The EU’s coal producing regions, such as those in Poland or Czechia, will stand to benefit from the Just Transition Mechanism, a tool Brussels hopes will mobilise up to €100bn to ease the move away from coal as a source of energy, the European Commission said on January 14.
The emerging economies of Central and Southeast Europe were looking forward to the announcement. Poland, which gets close to 80% of its electricity from coal and employs some 100,000 miners, is particularly interested.

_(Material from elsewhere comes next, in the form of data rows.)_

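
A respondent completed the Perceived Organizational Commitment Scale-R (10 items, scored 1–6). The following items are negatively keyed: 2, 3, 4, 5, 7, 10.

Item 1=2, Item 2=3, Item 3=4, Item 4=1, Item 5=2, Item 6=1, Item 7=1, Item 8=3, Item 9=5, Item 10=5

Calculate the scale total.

Reverse-coded items (reverse-coded value = 7 − response):
  item 2: 7 − 3 = 4
  item 3: 7 − 4 = 3
  item 4: 7 − 1 = 6
  item 5: 7 − 2 = 5
  item 7: 7 − 1 = 6
  item 10: 7 − 5 = 2
Scored items: 2, 4, 3, 6, 5, 1, 6, 3, 5, 2
Total = 2 + 4 + 3 + 6 + 5 + 1 + 6 + 3 + 5 + 2 = 37

37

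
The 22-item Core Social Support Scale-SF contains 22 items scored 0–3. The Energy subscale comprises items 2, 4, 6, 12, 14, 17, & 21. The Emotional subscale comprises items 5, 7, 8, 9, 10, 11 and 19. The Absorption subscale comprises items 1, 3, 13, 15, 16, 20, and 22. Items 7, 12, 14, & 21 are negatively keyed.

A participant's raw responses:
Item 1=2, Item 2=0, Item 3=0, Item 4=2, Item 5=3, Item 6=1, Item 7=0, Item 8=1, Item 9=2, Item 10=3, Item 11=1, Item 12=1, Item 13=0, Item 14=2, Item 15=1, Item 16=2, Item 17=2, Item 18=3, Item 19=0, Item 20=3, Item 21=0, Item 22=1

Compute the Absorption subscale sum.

Absorption items: 1, 3, 13, 15, 16, 20, 22.
  item 1: 2
  item 3: 0
  item 13: 0
  item 15: 1
  item 16: 2
  item 20: 3
  item 22: 1
Sum = 2 + 0 + 0 + 1 + 2 + 3 + 1 = 9

9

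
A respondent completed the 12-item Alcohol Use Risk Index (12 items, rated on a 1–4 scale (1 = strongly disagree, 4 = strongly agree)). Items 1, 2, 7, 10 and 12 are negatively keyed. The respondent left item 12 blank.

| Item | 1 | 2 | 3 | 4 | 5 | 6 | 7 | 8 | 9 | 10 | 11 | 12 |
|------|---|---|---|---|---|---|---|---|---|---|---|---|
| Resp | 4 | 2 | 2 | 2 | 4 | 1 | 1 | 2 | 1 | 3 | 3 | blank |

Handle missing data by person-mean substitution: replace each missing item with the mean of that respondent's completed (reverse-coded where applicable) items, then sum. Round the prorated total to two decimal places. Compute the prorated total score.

Reverse-coded (reverse-coded value = 5 − response):
  item 1: 5 − 4 = 1
  item 2: 5 − 2 = 3
  item 7: 5 − 1 = 4
  item 10: 5 − 3 = 2
Completed scored items (11 of 12): 1, 3, 2, 2, 4, 1, 4, 2, 1, 2, 3; sum = 25.
Person mean = 25 / 11 ≈ 2.2727
Prorated total = (25 / 11) × 12 = 27.27 (to 2 dp)

27.27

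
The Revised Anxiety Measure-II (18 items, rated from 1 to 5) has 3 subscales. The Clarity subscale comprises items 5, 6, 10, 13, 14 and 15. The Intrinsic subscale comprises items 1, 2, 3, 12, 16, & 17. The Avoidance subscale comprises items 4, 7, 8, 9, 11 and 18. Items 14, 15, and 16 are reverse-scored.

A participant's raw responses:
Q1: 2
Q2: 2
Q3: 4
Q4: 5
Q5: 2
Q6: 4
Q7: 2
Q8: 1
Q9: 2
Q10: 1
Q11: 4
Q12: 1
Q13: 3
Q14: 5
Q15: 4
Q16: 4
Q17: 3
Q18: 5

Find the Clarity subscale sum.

Clarity items: 5, 6, 10, 13, 14, 15.
Of these, items 14 & 15 are reverse-scored; reversed = (1+5) − raw = 6 − raw.
  item 5: 2
  item 6: 4
  item 10: 1
  item 13: 3
  item 14: 6 − 5 = 1
  item 15: 6 − 4 = 2
Sum = 2 + 4 + 1 + 3 + 1 + 2 = 13

13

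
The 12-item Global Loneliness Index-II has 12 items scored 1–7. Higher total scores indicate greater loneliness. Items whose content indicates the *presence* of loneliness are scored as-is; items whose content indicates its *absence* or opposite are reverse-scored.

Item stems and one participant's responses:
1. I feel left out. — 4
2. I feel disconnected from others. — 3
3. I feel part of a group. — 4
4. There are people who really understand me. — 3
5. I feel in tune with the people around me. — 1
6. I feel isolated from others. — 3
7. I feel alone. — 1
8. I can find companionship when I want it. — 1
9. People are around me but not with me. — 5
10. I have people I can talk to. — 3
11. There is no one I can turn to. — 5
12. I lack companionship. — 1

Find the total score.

Items 3, 4, 5, 8, 10 describe the absence/opposite of loneliness → reverse-score.
reversed = (1+7) − raw = 8 − raw.
  item 1: 4
  item 2: 3
  item 3: 8 − 4 = 4
  item 4: 8 − 3 = 5
  item 5: 8 − 1 = 7
  item 6: 3
  item 7: 1
  item 8: 8 − 1 = 7
  item 9: 5
  item 10: 8 − 3 = 5
  item 11: 5
  item 12: 1
Total = 4 + 3 + 4 + 5 + 7 + 3 + 1 + 7 + 5 + 5 + 5 + 1 = 50

50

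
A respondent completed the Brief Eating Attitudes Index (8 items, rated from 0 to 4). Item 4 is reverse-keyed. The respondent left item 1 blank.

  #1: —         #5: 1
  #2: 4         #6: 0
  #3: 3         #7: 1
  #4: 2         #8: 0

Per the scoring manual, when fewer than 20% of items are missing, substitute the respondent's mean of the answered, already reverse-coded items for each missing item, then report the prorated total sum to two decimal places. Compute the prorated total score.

12.57

Reverse-coded (reverse-coded value = 4 − response):
  item 4: 4 − 2 = 2
Completed scored items (7 of 8): 4, 3, 2, 1, 0, 1, 0; sum = 11.
Person mean = 11 / 7 ≈ 1.5714
Prorated total = (11 / 7) × 8 = 12.57 (to 2 dp)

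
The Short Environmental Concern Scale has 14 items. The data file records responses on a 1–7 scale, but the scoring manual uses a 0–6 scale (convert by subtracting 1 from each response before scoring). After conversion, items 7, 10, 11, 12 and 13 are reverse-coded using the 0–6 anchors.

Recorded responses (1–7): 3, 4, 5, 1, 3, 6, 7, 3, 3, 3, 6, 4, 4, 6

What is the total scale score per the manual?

Convert to 0–6: 2, 3, 4, 0, 2, 5, 6, 2, 2, 2, 5, 3, 3, 5
Reverse-coded (reversed = (0+6) − raw = 6 − raw):
  item 7: 6 − 6 = 0
  item 10: 6 − 2 = 4
  item 11: 6 − 5 = 1
  item 12: 6 − 3 = 3
  item 13: 6 − 3 = 3
Scored: 2, 3, 4, 0, 2, 5, 0, 2, 2, 4, 1, 3, 3, 5
Total = 36

36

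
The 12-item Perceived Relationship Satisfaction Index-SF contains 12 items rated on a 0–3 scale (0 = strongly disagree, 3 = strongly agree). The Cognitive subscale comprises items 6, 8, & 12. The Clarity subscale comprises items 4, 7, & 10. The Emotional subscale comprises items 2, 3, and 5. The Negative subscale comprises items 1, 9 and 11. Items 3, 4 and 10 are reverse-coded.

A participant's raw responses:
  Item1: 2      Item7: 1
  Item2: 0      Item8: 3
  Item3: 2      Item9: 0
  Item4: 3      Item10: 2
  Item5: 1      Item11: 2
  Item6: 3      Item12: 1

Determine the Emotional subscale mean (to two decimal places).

0.67

Emotional items: 2, 3, 5.
Of these, item 3 is reverse-coded; on a 0–3 scale, reversed = 3 − raw.
  item 2: 0
  item 3: 3 − 2 = 1
  item 5: 1
Sum = 0 + 1 + 1 = 2
Mean = 2 / 3 = 0.67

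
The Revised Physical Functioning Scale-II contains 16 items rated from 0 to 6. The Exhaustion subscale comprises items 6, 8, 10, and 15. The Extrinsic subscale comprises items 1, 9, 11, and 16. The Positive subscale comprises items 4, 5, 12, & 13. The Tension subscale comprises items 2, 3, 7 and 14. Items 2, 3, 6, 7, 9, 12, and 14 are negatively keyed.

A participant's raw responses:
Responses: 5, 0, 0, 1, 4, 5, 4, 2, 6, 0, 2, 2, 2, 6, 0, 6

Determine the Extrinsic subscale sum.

13

Extrinsic items: 1, 9, 11, 16.
Of these, item 9 is negatively keyed; reversed = (0+6) − raw = 6 − raw.
  item 1: 5
  item 9: 6 − 6 = 0
  item 11: 2
  item 16: 6
Sum = 5 + 0 + 2 + 6 = 13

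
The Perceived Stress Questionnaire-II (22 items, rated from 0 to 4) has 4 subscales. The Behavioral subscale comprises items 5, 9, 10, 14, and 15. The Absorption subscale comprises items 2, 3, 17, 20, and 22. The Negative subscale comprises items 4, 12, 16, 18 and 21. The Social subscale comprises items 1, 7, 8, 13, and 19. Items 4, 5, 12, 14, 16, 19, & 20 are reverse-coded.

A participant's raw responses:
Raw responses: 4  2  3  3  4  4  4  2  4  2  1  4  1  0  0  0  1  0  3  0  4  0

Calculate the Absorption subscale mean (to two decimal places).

Absorption items: 2, 3, 17, 20, 22.
Of these, item 20 is reverse-coded; reverse-coded value = 4 − response.
  item 2: 2
  item 3: 3
  item 17: 1
  item 20: 4 − 0 = 4
  item 22: 0
Sum = 2 + 3 + 1 + 4 + 0 = 10
Mean = 10 / 5 = 2.00

2.00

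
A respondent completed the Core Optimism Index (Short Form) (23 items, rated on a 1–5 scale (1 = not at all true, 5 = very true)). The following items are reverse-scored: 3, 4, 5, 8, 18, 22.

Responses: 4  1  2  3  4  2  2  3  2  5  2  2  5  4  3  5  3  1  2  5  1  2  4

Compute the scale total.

Reversing items 3, 4, 5, 8, 18 and 22 with 6 − raw:
Total = 4 + 1 + (6−2) + (6−3) + (6−4) + 2 + 2 + (6−3) + 2 + 5 + 2 + 2 + 5 + 4 + 3 + 5 + 3 + (6−1) + 2 + 5 + 1 + (6−2) + 4
      = 4 + 1 + 4 + 3 + 2 + 2 + 2 + 3 + 2 + 5 + 2 + 2 + 5 + 4 + 3 + 5 + 3 + 5 + 2 + 5 + 1 + 4 + 4 = 73

73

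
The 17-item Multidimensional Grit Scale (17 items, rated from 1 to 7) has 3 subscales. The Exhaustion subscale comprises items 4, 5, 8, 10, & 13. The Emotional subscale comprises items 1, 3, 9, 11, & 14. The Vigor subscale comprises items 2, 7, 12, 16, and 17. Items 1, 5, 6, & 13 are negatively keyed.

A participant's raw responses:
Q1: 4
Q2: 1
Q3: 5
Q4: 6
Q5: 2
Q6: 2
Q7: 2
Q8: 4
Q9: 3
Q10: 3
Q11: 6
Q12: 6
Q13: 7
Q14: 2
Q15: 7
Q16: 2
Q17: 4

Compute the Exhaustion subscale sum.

20

Exhaustion items: 4, 5, 8, 10, 13.
Of these, items 5 & 13 are negatively keyed; on a 1–7 scale, reversed = 8 − raw.
  item 4: 6
  item 5: 8 − 2 = 6
  item 8: 4
  item 10: 3
  item 13: 8 − 7 = 1
Sum = 6 + 6 + 4 + 3 + 1 = 20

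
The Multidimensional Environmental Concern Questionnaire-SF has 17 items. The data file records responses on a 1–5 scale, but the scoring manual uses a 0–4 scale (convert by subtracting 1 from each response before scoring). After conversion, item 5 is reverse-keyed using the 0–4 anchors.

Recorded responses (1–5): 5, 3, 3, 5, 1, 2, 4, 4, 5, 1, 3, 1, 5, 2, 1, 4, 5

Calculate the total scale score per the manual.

Convert to 0–4: 4, 2, 2, 4, 0, 1, 3, 3, 4, 0, 2, 0, 4, 1, 0, 3, 4
Reverse-coded (reverse-coded value = 4 − response):
  item 5: 4 − 0 = 4
Scored: 4, 2, 2, 4, 4, 1, 3, 3, 4, 0, 2, 0, 4, 1, 0, 3, 4
Total = 41

41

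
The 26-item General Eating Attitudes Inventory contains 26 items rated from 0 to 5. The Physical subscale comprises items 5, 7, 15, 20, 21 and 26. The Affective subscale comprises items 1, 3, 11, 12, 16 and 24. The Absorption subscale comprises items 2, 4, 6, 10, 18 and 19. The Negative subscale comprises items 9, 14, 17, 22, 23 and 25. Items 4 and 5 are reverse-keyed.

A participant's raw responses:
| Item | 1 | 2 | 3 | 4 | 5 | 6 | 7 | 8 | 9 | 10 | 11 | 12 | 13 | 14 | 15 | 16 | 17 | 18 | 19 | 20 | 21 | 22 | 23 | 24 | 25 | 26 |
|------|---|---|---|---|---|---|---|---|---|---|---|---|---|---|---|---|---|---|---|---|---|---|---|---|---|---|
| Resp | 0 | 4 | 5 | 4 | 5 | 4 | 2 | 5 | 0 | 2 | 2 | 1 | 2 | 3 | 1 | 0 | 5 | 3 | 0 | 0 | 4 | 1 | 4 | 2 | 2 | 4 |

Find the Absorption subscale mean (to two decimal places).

2.33

Absorption items: 2, 4, 6, 10, 18, 19.
Of these, item 4 is reverse-keyed; reversed = (0+5) − raw = 5 − raw.
  item 2: 4
  item 4: 5 − 4 = 1
  item 6: 4
  item 10: 2
  item 18: 3
  item 19: 0
Sum = 4 + 1 + 4 + 2 + 3 + 0 = 14
Mean = 14 / 6 = 2.33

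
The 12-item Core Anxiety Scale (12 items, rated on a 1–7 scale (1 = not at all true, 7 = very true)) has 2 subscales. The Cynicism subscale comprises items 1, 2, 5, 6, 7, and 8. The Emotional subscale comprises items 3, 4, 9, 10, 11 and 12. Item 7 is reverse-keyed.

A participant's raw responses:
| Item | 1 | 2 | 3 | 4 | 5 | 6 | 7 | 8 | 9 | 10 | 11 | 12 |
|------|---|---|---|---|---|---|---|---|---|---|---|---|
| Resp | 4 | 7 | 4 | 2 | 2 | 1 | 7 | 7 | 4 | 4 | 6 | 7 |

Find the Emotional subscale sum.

Emotional items: 3, 4, 9, 10, 11, 12.
  item 3: 4
  item 4: 2
  item 9: 4
  item 10: 4
  item 11: 6
  item 12: 7
Sum = 4 + 2 + 4 + 4 + 6 + 7 = 27

27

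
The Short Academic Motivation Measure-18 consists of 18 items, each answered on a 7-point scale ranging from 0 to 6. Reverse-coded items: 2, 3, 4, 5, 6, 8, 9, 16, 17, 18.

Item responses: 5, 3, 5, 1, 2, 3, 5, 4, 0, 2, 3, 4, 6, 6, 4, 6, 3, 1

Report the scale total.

Reversing items 2, 3, 4, 5, 6, 8, 9, 16, 17 and 18 with 6 − raw:
Total = 5 + (6−3) + (6−5) + (6−1) + (6−2) + (6−3) + 5 + (6−4) + (6−0) + 2 + 3 + 4 + 6 + 6 + 4 + (6−6) + (6−3) + (6−1)
      = 5 + 3 + 1 + 5 + 4 + 3 + 5 + 2 + 6 + 2 + 3 + 4 + 6 + 6 + 4 + 0 + 3 + 5 = 67

67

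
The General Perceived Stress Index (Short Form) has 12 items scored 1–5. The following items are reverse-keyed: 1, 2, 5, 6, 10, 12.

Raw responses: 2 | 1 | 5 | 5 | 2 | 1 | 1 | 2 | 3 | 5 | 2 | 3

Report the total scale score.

40

Reversing items 1, 2, 5, 6, 10 and 12 with 6 − raw:
Total = (6−2) + (6−1) + 5 + 5 + (6−2) + (6−1) + 1 + 2 + 3 + (6−5) + 2 + (6−3)
      = 4 + 5 + 5 + 5 + 4 + 5 + 1 + 2 + 3 + 1 + 2 + 3 = 40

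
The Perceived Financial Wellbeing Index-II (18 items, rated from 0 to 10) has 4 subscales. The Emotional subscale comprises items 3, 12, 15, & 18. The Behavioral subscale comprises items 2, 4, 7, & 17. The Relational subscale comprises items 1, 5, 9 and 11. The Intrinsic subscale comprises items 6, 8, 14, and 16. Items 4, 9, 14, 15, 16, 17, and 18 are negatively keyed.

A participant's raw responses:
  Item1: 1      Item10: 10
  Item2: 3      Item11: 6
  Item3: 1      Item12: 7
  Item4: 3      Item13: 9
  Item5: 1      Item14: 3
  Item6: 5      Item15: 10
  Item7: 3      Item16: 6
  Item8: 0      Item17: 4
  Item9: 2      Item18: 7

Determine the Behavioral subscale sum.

19

Behavioral items: 2, 4, 7, 17.
Of these, items 4 and 17 are negatively keyed; reverse-coded value = 10 − response.
  item 2: 3
  item 4: 10 − 3 = 7
  item 7: 3
  item 17: 10 − 4 = 6
Sum = 3 + 7 + 3 + 6 = 19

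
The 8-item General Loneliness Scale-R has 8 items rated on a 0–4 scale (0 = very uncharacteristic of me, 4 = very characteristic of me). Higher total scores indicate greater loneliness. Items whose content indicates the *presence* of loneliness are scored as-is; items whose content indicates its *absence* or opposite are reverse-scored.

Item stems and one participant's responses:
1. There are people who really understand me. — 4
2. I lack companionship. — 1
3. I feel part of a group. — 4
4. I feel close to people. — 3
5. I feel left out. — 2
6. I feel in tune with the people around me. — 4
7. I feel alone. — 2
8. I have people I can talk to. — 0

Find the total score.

Items 1, 3, 4, 6, 8 describe the absence/opposite of loneliness → reverse-score.
on a 0–4 scale, reversed = 4 − raw.
  item 1: 4 − 4 = 0
  item 2: 1
  item 3: 4 − 4 = 0
  item 4: 4 − 3 = 1
  item 5: 2
  item 6: 4 − 4 = 0
  item 7: 2
  item 8: 4 − 0 = 4
Total = 0 + 1 + 0 + 1 + 2 + 0 + 2 + 4 = 10

10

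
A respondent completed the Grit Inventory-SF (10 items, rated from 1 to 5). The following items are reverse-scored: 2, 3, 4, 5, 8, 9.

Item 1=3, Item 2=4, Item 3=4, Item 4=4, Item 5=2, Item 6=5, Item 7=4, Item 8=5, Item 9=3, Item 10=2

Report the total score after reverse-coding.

28

Reversing items 2, 3, 4, 5, 8, and 9 with 6 − raw:
Total = 3 + (6−4) + (6−4) + (6−4) + (6−2) + 5 + 4 + (6−5) + (6−3) + 2
      = 3 + 2 + 2 + 2 + 4 + 5 + 4 + 1 + 3 + 2 = 28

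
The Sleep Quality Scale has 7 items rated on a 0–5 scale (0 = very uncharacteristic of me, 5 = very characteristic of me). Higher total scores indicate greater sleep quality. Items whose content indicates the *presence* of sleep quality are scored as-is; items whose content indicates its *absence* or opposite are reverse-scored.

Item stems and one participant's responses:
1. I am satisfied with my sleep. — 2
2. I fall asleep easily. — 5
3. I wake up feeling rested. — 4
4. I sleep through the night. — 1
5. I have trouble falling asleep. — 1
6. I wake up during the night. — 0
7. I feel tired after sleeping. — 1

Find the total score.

Items 5, 6, 7 describe the absence/opposite of sleep quality → reverse-score.
reversed = (0+5) − raw = 5 − raw.
  item 1: 2
  item 2: 5
  item 3: 4
  item 4: 1
  item 5: 5 − 1 = 4
  item 6: 5 − 0 = 5
  item 7: 5 − 1 = 4
Total = 2 + 5 + 4 + 1 + 4 + 5 + 4 = 25

25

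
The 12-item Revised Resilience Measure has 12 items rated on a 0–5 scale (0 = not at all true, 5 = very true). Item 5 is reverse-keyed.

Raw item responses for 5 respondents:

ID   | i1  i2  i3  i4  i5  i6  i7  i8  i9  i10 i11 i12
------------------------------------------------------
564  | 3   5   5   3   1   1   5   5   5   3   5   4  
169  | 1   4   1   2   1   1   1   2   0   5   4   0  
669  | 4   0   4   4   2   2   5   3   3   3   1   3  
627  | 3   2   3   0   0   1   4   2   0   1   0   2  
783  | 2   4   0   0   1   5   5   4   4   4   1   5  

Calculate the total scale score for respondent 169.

25

Respondent 169 raw: 1, 4, 1, 2, 1, 1, 1, 2, 0, 5, 4, 0.
Reverse-coded (reverse-coded value = 5 − response):
  item 1: 1
  item 2: 4
  item 3: 1
  item 4: 2
  item 5: 5 − 1 = 4
  item 6: 1
  item 7: 1
  item 8: 2
  item 9: 0
  item 10: 5
  item 11: 4
  item 12: 0
Sum = 1 + 4 + 1 + 2 + 4 + 1 + 1 + 2 + 0 + 5 + 4 + 0 = 25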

Warsaw has long been sceptical of the EU’s drive to faster cut emissions of carbon dioxide that harm the environment and said it needed money to ease the transition.
Poland is also opposed to 2050 as the year by which the EU will achieve climate neutrality when emissions will be balanced by their absorption to achieve net-zero carbon dioxide output.
The Just Transition Mechanism offers the EU’s coal regions up to €100bn via an investment programme known as InvestEU, a credit facility managed by the European Investment Bank, and through a newly set up Just Transition Fund worth €7.5bn of new money from the incoming EU budget.
Member states will be obliged to draw up just transition plans for regions they want to designate as eligible for help.
In Poland, those are likely to be the Upper Silesia region, where most of Poland’s coal is extracted or the eastern Greater Poland with its open-cast lignite mines. Czechs look forward to securing money for Ustecky kraj and Slovakia for Horna Nitra.
In all those regions, coal mining is an important, if not central, part of the economy while also providing national economies with a sizeable – although diminishing – share of their energy.
The Just Transition Mechanism’s final details are still subject to the ongoing negotiations on the EU’s next budget. “The [money] numbers are extrapolated to ten years, without prejudice to the final agreement on the next long-term budget and the one after 2027,” the Commission said in a statement.